何も無かった胸板から、双丘が飛び出て、セーターを押し上げる。
「わ、学校一の私と同じ大きさなんて…」
「ふふっ明日からは違いますよ…じゃあ大きくしていきますね」
「うんっ」
「英一がこんな変態だなんて…」
つくづく変態しか登場しない。
佳奈が目を閉じて考え始めると、すでに盛り上がっているセーターがさらに盛り上がる。
「せ、先輩…胸、苦しい…」
「わ、わかったよ」
英一がセーターを下から脱がすと、形のいい乳房がボロンとでてくる。
「すごい…」
目に飛び込んできた乳を思わず揉んでしまう英一。
「やわらかい…」
柔らかさはどんどん増していく。
「先輩、これくらいがいいですか…?」
「いや、まだまだ…」
「英一、これ以上やると警察呼ぶよ!英一!?」
恭子の言葉は英一に届いていない。英一は構わず揉み続ける。
「もう、先輩ったら、大胆ですね…それっ」
ムギュギュギュッ
乳房の成長は加速する。
「俺、一生、このままでいたい…」
「先輩、私のこと、好きですか…?」
「す、好きだよ…」
「うれしい…」
それを聞いた恭子が泣き喚きながら走り去っていった後も、英一は佳奈の乳房を揉み続け、佳奈の成長は止まる
ところを知らなかった。
翌日。
「で、どうなったんですか!」
「成功。
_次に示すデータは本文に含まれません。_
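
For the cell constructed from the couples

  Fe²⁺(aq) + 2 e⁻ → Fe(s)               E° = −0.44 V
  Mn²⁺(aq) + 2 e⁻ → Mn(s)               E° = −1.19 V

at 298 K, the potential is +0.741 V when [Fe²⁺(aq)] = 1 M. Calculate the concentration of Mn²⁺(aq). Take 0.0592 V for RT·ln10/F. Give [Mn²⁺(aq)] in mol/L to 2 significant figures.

2.0 M

The Fe²⁺/Fe couple has the larger reduction potential, so it is the cathode: E°cell = −0.44 − (−1.19) = +0.75 V and n = 2.
From the Nernst equation, log Q = n(E° − E)/0.0592 = 2·(+0.75 − (+0.741))/0.0592 = 0.304.
The balanced reaction is Fe²⁺(aq) + Mn(s) → Fe(s) + Mn²⁺(aq), so Q = [Mn²⁺(aq)] / [Fe²⁺(aq)].
Solving for the unknown gives log [Mn²⁺(aq)] = 0.304, so [Mn²⁺(aq)] ≈ 2.0 M.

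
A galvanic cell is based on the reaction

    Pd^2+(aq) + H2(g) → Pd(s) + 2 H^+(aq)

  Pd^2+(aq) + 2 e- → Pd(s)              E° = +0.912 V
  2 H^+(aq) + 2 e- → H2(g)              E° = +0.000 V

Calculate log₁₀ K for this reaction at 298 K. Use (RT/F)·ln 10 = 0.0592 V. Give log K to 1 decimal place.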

性格悪い女も追い払った」
「えっ!すごいですね!佳奈さんの知的センスは最高ですね!」
「いいえ、単に私の魅力」
「ああ、察しました」
「うふっ。今日も先輩のお相手してあげるの」
「あー!私の中の佳奈さんが壊れていくぅー!」
以降、佳奈が教室で成長することはなくなった。